- Cows seem to align a lot in pastures (not the title, just noticing)
- The air of the north!
When I was interviewed by Paul Sullivan, editor with Artist Daily and a great watercolor artist himself, he mentioned that my interview was part of a series called ‘Masters of American watercolor’. I was seriously concerned, because I don’t see myself being a ‘master’. Far from it, actually! As if on queue I found a passage in Robert Henri’s book that talks about this very subject:
“He who is master of what he has today will be master of what he has tomorrow. An artist is a master at the start, if he is ever going to be one. Masters are people who use what they have.”

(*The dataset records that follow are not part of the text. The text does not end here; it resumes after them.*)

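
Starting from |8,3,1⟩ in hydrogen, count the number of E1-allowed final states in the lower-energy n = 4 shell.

3

E1 requires Δl = ±1, so l_f ∈ {2, 4}; with 0 ≤ l_f ≤ n_f−1 = 3, the allowed l_f values are {2}.
For l_f = 2: m_f ∈ {m_i−1, m_i, m_i+1} ∩ [−2, 2] = {0, 1, 2} → 3 states.
Total: 3.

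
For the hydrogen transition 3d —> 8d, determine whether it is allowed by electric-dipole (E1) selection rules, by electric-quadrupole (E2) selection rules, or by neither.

Δl = 2 − 2 = +0; l_i + l_f = 4.
E1 (Δl = ±1): not satisfied.
E2 (Δl = 0,±2, l_i+l_f ≥ 2): satisfied.

E2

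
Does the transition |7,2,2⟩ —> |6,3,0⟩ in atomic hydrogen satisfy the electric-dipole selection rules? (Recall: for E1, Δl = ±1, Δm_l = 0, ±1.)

forbidden

Δl = 3 − 2 = +1; the E1 rule Δl = ±1 is satisfied.
Δm_l = 0 − (2) = -2. E1 requires Δm_l = 0, ±1: violated.
The transition is electric-dipole forbidden.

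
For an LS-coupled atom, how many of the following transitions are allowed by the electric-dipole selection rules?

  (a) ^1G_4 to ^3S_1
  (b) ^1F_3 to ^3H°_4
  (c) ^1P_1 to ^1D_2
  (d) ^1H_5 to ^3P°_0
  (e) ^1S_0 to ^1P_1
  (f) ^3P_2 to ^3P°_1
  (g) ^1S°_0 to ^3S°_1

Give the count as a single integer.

1

(a) forbidden (parity, ΔS, ΔL, ΔJ fail)
(b) forbidden (ΔS, ΔL fail)
(c) forbidden (parity fails)
(d) forbidden (ΔS, ΔL, ΔJ fail)
(e) forbidden (parity fails)
(f) allowed
(g) forbidden (parity, ΔS, ΔL fail)
Total allowed: 1 of 7.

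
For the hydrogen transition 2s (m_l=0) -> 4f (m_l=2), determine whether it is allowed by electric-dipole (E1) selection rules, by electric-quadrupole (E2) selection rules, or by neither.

neither

Δl = 3 − 0 = +3; l_i + l_f = 3.
Δm_l = +2.
E1 (Δl = ±1, |Δm_l| ≤ 1): not satisfied.
E2 (Δl = 0,±2, l_i+l_f ≥ 2, |Δm_l| ≤ 2): not satisfied.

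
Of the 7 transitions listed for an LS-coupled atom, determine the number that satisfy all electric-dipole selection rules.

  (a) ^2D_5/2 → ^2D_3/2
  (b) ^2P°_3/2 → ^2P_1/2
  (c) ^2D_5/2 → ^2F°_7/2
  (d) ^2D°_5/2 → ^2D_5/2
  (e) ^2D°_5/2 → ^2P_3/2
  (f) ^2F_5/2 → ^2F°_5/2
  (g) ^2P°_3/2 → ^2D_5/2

6

(a) forbidden (parity fails)
(b) allowed
(c) allowed
(d) allowed
(e) allowed
(f) allowed
(g) allowed
Total allowed: 6 of 7.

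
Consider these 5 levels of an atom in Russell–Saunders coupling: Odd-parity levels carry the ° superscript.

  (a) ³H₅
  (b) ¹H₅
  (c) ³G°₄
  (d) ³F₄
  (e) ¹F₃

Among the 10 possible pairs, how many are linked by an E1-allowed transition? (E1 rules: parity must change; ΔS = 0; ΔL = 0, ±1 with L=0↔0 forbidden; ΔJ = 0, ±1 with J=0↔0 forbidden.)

(a)–(b): forbidden (parity, ΔS).
(a)–(c): allowed.
(a)–(d): forbidden (parity, ΔL).
(a)–(e): forbidden (parity, ΔS, ΔL, ΔJ).
(b)–(c): forbidden (ΔS).
(b)–(d): forbidden (parity, ΔS, ΔL).
(b)–(e): forbidden (parity, ΔL, ΔJ).
(c)–(d): allowed.
(c)–(e): forbidden (ΔS).
(d)–(e): forbidden (parity, ΔS).
Allowed pairs: 2 of 10.

2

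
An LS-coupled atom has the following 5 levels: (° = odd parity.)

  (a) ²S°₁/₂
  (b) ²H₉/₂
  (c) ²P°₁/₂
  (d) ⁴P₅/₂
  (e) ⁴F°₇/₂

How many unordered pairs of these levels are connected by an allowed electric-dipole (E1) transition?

0

(a)–(b): forbidden (ΔL, ΔJ).
(a)–(c): forbidden (parity).
(a)–(d): forbidden (ΔS, ΔJ).
(a)–(e): forbidden (parity, ΔS, ΔL, ΔJ).
(b)–(c): forbidden (ΔL, ΔJ).
(b)–(d): forbidden (parity, ΔS, ΔL, ΔJ).
(b)–(e): forbidden (ΔS, ΔL).
(c)–(d): forbidden (ΔS, ΔJ).
(c)–(e): forbidden (parity, ΔS, ΔL, ΔJ).
(d)–(e): forbidden (ΔL).
Allowed pairs: 0 of 10.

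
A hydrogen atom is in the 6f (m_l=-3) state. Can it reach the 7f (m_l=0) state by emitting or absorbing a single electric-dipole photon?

forbidden

l: 3 → 3 (Δl = +0). Δl = ±1 fails.
Δm_l = 0 − (-3) = +3. E1 requires Δm_l = 0, ±1: fails.
The transition is electric-dipole forbidden.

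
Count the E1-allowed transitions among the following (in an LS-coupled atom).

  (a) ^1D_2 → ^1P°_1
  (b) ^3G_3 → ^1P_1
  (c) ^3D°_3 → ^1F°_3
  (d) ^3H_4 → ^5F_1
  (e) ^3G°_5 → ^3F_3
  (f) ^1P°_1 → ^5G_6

1

(a) allowed
(b) forbidden (parity, ΔS, ΔL, ΔJ fail)
(c) forbidden (parity, ΔS fail)
(d) forbidden (parity, ΔS, ΔL, ΔJ fail)
(e) forbidden (ΔJ fails)
(f) forbidden (ΔS, ΔL, ΔJ fail)
Total allowed: 1 of 6.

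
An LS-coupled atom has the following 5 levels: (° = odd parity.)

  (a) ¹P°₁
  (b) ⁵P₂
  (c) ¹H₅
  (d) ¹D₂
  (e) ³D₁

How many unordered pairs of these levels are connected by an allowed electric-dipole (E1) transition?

(a)–(b): forbidden (ΔS).
(a)–(c): forbidden (ΔL, ΔJ).
(a)–(d): allowed.
(a)–(e): forbidden (ΔS).
(b)–(c): forbidden (parity, ΔS, ΔL, ΔJ).
(b)–(d): forbidden (parity, ΔS).
(b)–(e): forbidden (parity, ΔS).
(c)–(d): forbidden (parity, ΔL, ΔJ).
(c)–(e): forbidden (parity, ΔS, ΔL, ΔJ).
(d)–(e): forbidden (parity, ΔS).
Allowed pairs: 1 of 10.

1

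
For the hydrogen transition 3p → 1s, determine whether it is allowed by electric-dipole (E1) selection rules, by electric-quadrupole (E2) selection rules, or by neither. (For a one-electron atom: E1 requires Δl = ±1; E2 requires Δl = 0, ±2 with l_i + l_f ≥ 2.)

Δl = 0 − 1 = -1; l_i + l_f = 1.
E1 (Δl = ±1): satisfied.
E2 (Δl = 0,±2, l_i+l_f ≥ 2): not satisfied.

E1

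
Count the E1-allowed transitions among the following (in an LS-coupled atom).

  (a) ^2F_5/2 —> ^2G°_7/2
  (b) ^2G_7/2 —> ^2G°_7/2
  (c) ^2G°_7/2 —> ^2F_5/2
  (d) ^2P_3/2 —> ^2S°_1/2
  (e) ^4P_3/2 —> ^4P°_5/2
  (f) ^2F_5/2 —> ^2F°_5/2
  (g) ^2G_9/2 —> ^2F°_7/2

(a) allowed
(b) allowed
(c) allowed
(d) allowed
(e) allowed
(f) allowed
(g) allowed
Total allowed: 7 of 7.

7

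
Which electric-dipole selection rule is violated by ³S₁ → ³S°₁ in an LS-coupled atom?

Parity must change: even → odd — passes.
ΔS = 0: S: 1 → 1 — passes.
ΔL = 0, ±1 (not L=0↔0): L: 0 → 0, ΔL = +0 — fails.
ΔJ = 0, ±1 (not J=0↔0): J: 1 → 1, ΔJ = +0 — passes.

the L=0 ↔ L=0 exclusion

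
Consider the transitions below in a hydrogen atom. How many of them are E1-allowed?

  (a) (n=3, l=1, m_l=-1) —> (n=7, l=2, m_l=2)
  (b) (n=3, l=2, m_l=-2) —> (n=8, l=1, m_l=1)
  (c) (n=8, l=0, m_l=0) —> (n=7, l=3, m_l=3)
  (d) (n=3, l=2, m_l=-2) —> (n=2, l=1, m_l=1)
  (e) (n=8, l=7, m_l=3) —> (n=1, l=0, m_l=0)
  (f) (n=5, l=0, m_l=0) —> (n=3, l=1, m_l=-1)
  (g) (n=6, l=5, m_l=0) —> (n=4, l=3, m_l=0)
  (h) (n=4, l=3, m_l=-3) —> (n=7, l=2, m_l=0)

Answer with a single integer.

(a) forbidden — Δm_l = +3 (E1 requires Δm_l = 0, ±1)
(b) forbidden — Δm_l = +3 (E1 requires Δm_l = 0, ±1)
(c) forbidden — Δl = +3 (E1 requires Δl = ±1); Δm_l = +3 (E1 requires Δm_l = 0, ±1)
(d) forbidden — Δm_l = +3 (E1 requires Δm_l = 0, ±1)
(e) forbidden — Δl = -7 (E1 requires Δl = ±1); Δm_l = -3 (E1 requires Δm_l = 0, ±1)
(f) allowed
(g) forbidden — Δl = -2 (E1 requires Δl = ±1)
(h) forbidden — Δm_l = +3 (E1 requires Δm_l = 0, ±1)
Total allowed: 1 of 8.

1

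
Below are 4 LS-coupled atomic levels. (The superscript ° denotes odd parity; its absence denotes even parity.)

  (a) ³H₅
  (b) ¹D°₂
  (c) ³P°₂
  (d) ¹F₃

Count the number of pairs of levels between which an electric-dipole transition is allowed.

1

(a)–(b): forbidden (ΔS, ΔL, ΔJ).
(a)–(c): forbidden (ΔL, ΔJ).
(a)–(d): forbidden (parity, ΔS, ΔL, ΔJ).
(b)–(c): forbidden (parity, ΔS).
(b)–(d): allowed.
(c)–(d): forbidden (ΔS, ΔL).
Allowed pairs: 1 of 6.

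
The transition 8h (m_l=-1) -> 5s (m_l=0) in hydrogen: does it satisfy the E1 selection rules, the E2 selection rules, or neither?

Δl = 0 − 5 = -5; l_i + l_f = 5.
Δm_l = +1.
E1 (Δl = ±1, |Δm_l| ≤ 1): not satisfied.
E2 (Δl = 0,±2, l_i+l_f ≥ 2, |Δm_l| ≤ 2): not satisfied.

neither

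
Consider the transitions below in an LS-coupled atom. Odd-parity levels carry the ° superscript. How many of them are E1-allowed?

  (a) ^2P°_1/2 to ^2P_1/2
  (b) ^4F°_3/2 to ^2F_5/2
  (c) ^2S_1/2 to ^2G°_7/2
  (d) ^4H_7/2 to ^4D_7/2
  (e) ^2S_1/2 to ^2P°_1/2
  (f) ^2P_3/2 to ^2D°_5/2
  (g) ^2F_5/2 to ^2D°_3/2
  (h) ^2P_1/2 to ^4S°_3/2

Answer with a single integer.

(a) allowed
(b) forbidden (ΔS fails)
(c) forbidden (ΔL, ΔJ fail)
(d) forbidden (parity, ΔL fail)
(e) allowed
(f) allowed
(g) allowed
(h) forbidden (ΔS fails)
Total allowed: 4 of 8.

4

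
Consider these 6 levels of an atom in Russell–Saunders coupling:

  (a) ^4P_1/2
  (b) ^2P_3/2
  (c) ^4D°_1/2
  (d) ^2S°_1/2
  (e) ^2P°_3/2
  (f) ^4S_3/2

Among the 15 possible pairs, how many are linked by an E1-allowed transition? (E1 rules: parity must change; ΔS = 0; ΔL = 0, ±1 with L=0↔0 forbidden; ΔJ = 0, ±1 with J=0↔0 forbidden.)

3

(a)–(b): forbidden (parity, ΔS).
(a)–(c): allowed.
(a)–(d): forbidden (ΔS).
(a)–(e): forbidden (ΔS).
(a)–(f): forbidden (parity).
(b)–(c): forbidden (ΔS).
(b)–(d): allowed.
(b)–(e): allowed.
(b)–(f): forbidden (parity, ΔS).
(c)–(d): forbidden (parity, ΔS, ΔL).
(c)–(e): forbidden (parity, ΔS).
(c)–(f): forbidden (ΔL).
(d)–(e): forbidden (parity).
(d)–(f): forbidden (ΔS, ΔL).
(e)–(f): forbidden (ΔS).
Allowed pairs: 3 of 15.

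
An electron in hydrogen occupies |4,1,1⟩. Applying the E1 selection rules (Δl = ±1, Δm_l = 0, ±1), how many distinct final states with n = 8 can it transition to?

E1 requires Δl = ±1, so l_f ∈ {0, 2}; with 0 ≤ l_f ≤ n_f−1 = 7, the allowed l_f values are {0, 2}.
For l_f = 0: m_f ∈ {m_i−1, m_i, m_i+1} ∩ [−0, 0] = {0} → 1 state.
For l_f = 2: m_f ∈ {m_i−1, m_i, m_i+1} ∩ [−2, 2] = {0, 1, 2} → 3 states.
Total: 4.

4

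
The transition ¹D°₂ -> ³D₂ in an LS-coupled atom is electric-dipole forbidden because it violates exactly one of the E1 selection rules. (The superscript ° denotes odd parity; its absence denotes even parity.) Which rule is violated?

the ΔS = 0 rule

Reading off the term symbols: S 0→1, L 2→2, J 2→2, parity odd→even.
Parity must change: odd → even — passes.
ΔS = 0: S: 0 → 1 — fails.
ΔL = 0, ±1 (not L=0↔0): L: 2 → 2, ΔL = +0 — passes.
ΔJ = 0, ±1 (not J=0↔0): J: 2 → 2, ΔJ = +0 — passes.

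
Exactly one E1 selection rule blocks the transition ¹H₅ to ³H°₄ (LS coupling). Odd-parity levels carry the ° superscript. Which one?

Reading off the term symbols: S 0→1, L 5→5, J 5→4, parity even→odd.
Parity must change: even → odd — ✓.
ΔS = 0: S: 0 → 1 — ✗.
ΔL = 0, ±1 (not L=0↔0): L: 5 → 5, ΔL = +0 — ✓.
ΔJ = 0, ±1 (not J=0↔0): J: 5 → 4, ΔJ = -1 — ✓.

the ΔS = 0 rule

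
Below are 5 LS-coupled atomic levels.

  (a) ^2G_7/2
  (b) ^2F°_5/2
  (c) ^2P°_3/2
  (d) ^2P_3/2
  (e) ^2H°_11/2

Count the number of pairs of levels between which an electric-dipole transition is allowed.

2

(a)–(b): allowed.
(a)–(c): forbidden (ΔL, ΔJ).
(a)–(d): forbidden (parity, ΔL, ΔJ).
(a)–(e): forbidden (ΔJ).
(b)–(c): forbidden (parity, ΔL).
(b)–(d): forbidden (ΔL).
(b)–(e): forbidden (parity, ΔL, ΔJ).
(c)–(d): allowed.
(c)–(e): forbidden (parity, ΔL, ΔJ).
(d)–(e): forbidden (ΔL, ΔJ).
Allowed pairs: 2 of 10.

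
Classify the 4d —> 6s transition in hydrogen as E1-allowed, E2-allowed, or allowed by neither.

E2

Δl = 0 − 2 = -2; l_i + l_f = 2.
E1 (Δl = ±1): not satisfied.
E2 (Δl = 0,±2, l_i+l_f ≥ 2): satisfied.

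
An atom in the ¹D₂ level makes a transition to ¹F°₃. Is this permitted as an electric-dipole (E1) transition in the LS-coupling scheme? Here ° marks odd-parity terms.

allowed

Parity must change: even → odd — satisfied.
ΔS = 0: S: 0 → 0 — satisfied.
ΔL = 0, ±1 (not L=0↔0): L: 2 → 3, ΔL = +1 — satisfied.
ΔJ = 0, ±1 (not J=0↔0): J: 2 → 3, ΔJ = +1 — satisfied.
All four E1 rules are satisfied.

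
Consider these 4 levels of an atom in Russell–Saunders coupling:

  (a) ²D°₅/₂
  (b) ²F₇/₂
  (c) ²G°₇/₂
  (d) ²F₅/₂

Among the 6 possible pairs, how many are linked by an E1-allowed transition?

(a)–(b): allowed.
(a)–(c): forbidden (parity, ΔL).
(a)–(d): allowed.
(b)–(c): allowed.
(b)–(d): forbidden (parity).
(c)–(d): allowed.
Allowed pairs: 4 of 6.

4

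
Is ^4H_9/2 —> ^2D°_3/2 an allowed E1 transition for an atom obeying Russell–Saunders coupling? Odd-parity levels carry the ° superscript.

forbidden

ΔJ = 0, ±1 (not J=0↔0): J: 9/2 → 3/2, ΔJ = -3 — ✗.
Parity must change: even → odd — ✓.
ΔS = 0: S: 3/2 → 1/2 — ✗.
ΔL = 0, ±1 (not L=0↔0): L: 5 → 2, ΔL = -3 — ✗.
Rule(s) violated: ΔS, ΔL, ΔJ.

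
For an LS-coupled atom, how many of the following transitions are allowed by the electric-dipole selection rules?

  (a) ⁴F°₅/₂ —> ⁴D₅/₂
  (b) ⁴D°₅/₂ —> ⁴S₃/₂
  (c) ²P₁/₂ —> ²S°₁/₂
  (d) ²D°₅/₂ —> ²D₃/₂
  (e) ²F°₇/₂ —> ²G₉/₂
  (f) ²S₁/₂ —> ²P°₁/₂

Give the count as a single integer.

5

(a) allowed
(b) forbidden (ΔL fails)
(c) allowed
(d) allowed
(e) allowed
(f) allowed
Total allowed: 5 of 6.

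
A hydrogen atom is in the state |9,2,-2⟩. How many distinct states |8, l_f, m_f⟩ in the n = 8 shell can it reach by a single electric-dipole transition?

4

E1 requires Δl = ±1, so l_f ∈ {1, 3}; with 0 ≤ l_f ≤ n_f−1 = 7, the allowed l_f values are {1, 3}.
For l_f = 1: m_f ∈ {m_i−1, m_i, m_i+1} ∩ [−1, 1] = {-1} → 1 state.
For l_f = 3: m_f ∈ {m_i−1, m_i, m_i+1} ∩ [−3, 3] = {-3, -2, -1} → 3 states.
Total: 4.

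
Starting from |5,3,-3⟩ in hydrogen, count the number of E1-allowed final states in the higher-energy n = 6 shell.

4

E1 requires Δl = ±1, so l_f ∈ {2, 4}; with 0 ≤ l_f ≤ n_f−1 = 5, the allowed l_f values are {2, 4}.
For l_f = 2: m_f ∈ {m_i−1, m_i, m_i+1} ∩ [−2, 2] = {-2} → 1 state.
For l_f = 4: m_f ∈ {m_i−1, m_i, m_i+1} ∩ [−4, 4] = {-4, -3, -2} → 3 states.
Total: 4.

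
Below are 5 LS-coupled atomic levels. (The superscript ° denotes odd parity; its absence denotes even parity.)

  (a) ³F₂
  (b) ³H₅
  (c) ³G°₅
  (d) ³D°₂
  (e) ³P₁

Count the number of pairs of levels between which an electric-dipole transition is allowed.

3

(a)–(b): forbidden (parity, ΔL, ΔJ).
(a)–(c): forbidden (ΔJ).
(a)–(d): allowed.
(a)–(e): forbidden (parity, ΔL).
(b)–(c): allowed.
(b)–(d): forbidden (ΔL, ΔJ).
(b)–(e): forbidden (parity, ΔL, ΔJ).
(c)–(d): forbidden (parity, ΔL, ΔJ).
(c)–(e): forbidden (ΔL, ΔJ).
(d)–(e): allowed.
Allowed pairs: 3 of 10.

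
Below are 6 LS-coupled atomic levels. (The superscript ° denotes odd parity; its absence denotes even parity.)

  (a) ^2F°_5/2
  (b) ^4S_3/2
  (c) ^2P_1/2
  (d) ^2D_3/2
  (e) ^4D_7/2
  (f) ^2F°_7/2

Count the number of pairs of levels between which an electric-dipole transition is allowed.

(a)–(b): forbidden (ΔS, ΔL).
(a)–(c): forbidden (ΔL, ΔJ).
(a)–(d): allowed.
(a)–(e): forbidden (ΔS).
(a)–(f): forbidden (parity).
(b)–(c): forbidden (parity, ΔS).
(b)–(d): forbidden (parity, ΔS, ΔL).
(b)–(e): forbidden (parity, ΔL, ΔJ).
(b)–(f): forbidden (ΔS, ΔL, ΔJ).
(c)–(d): forbidden (parity).
(c)–(e): forbidden (parity, ΔS, ΔJ).
(c)–(f): forbidden (ΔL, ΔJ).
(d)–(e): forbidden (parity, ΔS, ΔJ).
(d)–(f): forbidden (ΔJ).
(e)–(f): forbidden (ΔS).
Allowed pairs: 1 of 15.

1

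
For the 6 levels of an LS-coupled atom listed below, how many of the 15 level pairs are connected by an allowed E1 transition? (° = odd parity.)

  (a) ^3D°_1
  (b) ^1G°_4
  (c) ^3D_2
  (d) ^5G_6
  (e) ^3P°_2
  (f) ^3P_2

(a)–(b): forbidden (parity, ΔS, ΔL, ΔJ).
(a)–(c): allowed.
(a)–(d): forbidden (ΔS, ΔL, ΔJ).
(a)–(e): forbidden (parity).
(a)–(f): allowed.
(b)–(c): forbidden (ΔS, ΔL, ΔJ).
(b)–(d): forbidden (ΔS, ΔJ).
(b)–(e): forbidden (parity, ΔS, ΔL, ΔJ).
(b)–(f): forbidden (ΔS, ΔL, ΔJ).
(c)–(d): forbidden (parity, ΔS, ΔL, ΔJ).
(c)–(e): allowed.
(c)–(f): forbidden (parity).
(d)–(e): forbidden (ΔS, ΔL, ΔJ).
(d)–(f): forbidden (parity, ΔS, ΔL, ΔJ).
(e)–(f): allowed.
Allowed pairs: 4 of 15.

4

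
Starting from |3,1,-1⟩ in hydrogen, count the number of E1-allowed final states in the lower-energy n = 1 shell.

1

E1 requires Δl = ±1, so l_f ∈ {0, 2}; with 0 ≤ l_f ≤ n_f−1 = 0, the allowed l_f values are {0}.
For l_f = 0: m_f ∈ {m_i−1, m_i, m_i+1} ∩ [−0, 0] = {0} → 1 state.
Total: 1.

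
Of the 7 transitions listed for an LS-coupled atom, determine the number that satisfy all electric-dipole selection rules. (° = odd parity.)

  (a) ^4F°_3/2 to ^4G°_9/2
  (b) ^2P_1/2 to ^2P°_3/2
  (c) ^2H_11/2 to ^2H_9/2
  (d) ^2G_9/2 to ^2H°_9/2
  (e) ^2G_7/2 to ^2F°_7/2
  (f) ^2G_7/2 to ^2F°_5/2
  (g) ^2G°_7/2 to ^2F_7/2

(a) forbidden (parity, ΔJ fail)
(b) allowed
(c) forbidden (parity fails)
(d) allowed
(e) allowed
(f) allowed
(g) allowed
Total allowed: 5 of 7.

5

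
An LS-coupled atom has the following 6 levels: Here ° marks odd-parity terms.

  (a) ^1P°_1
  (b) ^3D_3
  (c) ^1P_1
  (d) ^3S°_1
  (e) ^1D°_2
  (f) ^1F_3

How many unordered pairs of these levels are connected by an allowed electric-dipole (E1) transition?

(a)–(b): forbidden (ΔS, ΔJ).
(a)–(c): allowed.
(a)–(d): forbidden (parity, ΔS).
(a)–(e): forbidden (parity).
(a)–(f): forbidden (ΔL, ΔJ).
(b)–(c): forbidden (parity, ΔS, ΔJ).
(b)–(d): forbidden (ΔL, ΔJ).
(b)–(e): forbidden (ΔS).
(b)–(f): forbidden (parity, ΔS).
(c)–(d): forbidden (ΔS).
(c)–(e): allowed.
(c)–(f): forbidden (parity, ΔL, ΔJ).
(d)–(e): forbidden (parity, ΔS, ΔL).
(d)–(f): forbidden (ΔS, ΔL, ΔJ).
(e)–(f): allowed.
Allowed pairs: 3 of 15.

3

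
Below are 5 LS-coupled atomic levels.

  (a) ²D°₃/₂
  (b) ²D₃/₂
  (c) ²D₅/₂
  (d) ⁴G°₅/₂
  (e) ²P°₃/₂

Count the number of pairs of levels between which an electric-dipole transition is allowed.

(a)–(b): allowed.
(a)–(c): allowed.
(a)–(d): forbidden (parity, ΔS, ΔL).
(a)–(e): forbidden (parity).
(b)–(c): forbidden (parity).
(b)–(d): forbidden (ΔS, ΔL).
(b)–(e): allowed.
(c)–(d): forbidden (ΔS, ΔL).
(c)–(e): allowed.
(d)–(e): forbidden (parity, ΔS, ΔL).
Allowed pairs: 4 of 10.

4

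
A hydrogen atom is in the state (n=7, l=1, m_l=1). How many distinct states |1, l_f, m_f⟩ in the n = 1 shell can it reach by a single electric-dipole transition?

E1 requires Δl = ±1, so l_f ∈ {0, 2}; with 0 ≤ l_f ≤ n_f−1 = 0, the allowed l_f values are {0}.
For l_f = 0: m_f ∈ {m_i−1, m_i, m_i+1} ∩ [−0, 0] = {0} → 1 state.
Total: 1.

1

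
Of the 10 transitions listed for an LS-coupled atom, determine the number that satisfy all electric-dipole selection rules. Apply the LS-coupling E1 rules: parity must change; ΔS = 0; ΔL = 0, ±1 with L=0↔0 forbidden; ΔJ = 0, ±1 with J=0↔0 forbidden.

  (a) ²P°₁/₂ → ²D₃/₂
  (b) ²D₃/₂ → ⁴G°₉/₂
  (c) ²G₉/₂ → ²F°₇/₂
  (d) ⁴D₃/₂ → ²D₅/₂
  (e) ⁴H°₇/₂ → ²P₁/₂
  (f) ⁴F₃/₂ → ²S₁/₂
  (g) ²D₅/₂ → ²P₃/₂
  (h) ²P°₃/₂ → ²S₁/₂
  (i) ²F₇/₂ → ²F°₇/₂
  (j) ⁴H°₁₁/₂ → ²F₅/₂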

“Work always as if you were a master, expect from yourself a masterpiece. It’s a wrong idea that a master is a finished person. Masters are very faulty, they haven’t learned everything and they know it. Finished persons are very common – people who are closed up, quite satisfied that there is little or nothing more to learn.”
Pretty interesting, and I love this one:
“A small boy can be a master. I have met masters now and again, some in studios, others anywhere, working on a railroad, running a boat, playing a game, selling things. Masters are such as they had. They are wonderful people to meet. Have you never felt yourself ‘in the presence’ when with a carpenter or a gardener? They do not say, ‘oh, I am only a gardener, therefore not much can be expected from me’. They say, or seem to say, ‘I am a Gardener!’
These are masters, what more could anyone be!”